THE PROGRESSIVE ANSWER

Macedonia’s example provides a window into potential paths Trumpism could take. Institutions might have significant inertia and antibodies, as Obama has suggested, but in the current economic context, they are highly vulnerable. Gruevski did not start out as an authoritarian leader, yet his regime has lasted for ten years so far, and it has caused extensive social conflict and economic damage. Insufficient and conditional funding in the name of “balanced budgets” makes state agencies susceptible to political pressures. Gruevski’s government was able to buy loyalty by withdrawing funding for agencies that did not conform to his views and providing economic resources to those who supported him. Trump’s request to see lists of programs and individuals active in areas such as gender equality and climate change alludes to a potentially similar process.

 Gruevski’s government was able to buy loyalty by withdrawing funding for agencies that did not conform to his views.

Indignation, one-off rallies, and even daily protests have not been enough to topple the Macedonian regime. Facebook posts and massive mobilizations have allowed Macedonians to start conversations about issues such as police brutality and urban planning, but they have not spurred any real political change. More important, protests have not engaged productively with those 500,000 Macedonians who support the VMRO-DPMNE regime.

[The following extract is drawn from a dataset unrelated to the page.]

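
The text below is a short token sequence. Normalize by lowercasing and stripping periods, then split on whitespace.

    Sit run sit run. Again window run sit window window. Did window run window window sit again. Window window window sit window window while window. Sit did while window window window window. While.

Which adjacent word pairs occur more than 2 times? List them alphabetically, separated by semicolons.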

In such a polarized context, authoritarian tendencies in Skopje have rooted themselves by providing a sense of unreality—with plaster-made façades, fake counterrallies, and conspiracy theories masquerading as news.

There are, however, ways to overcome these problems. On December 11, 2016, ethnic Albanian voters in Macedonia cast their ballots for the SDSM, overcoming years of mistrust and ethnic fragmentation. An increasingly vocal number of public figures from Macedonia’s Albanian minority are publicly pressuring their parties to shun Gruevski, thus continuing the grass-roots, multiethnic efforts to shake up politics. This is a hopeful lesson for the United States: where infrastructures of care and everyday solidarity are built, progressive political change is attainable.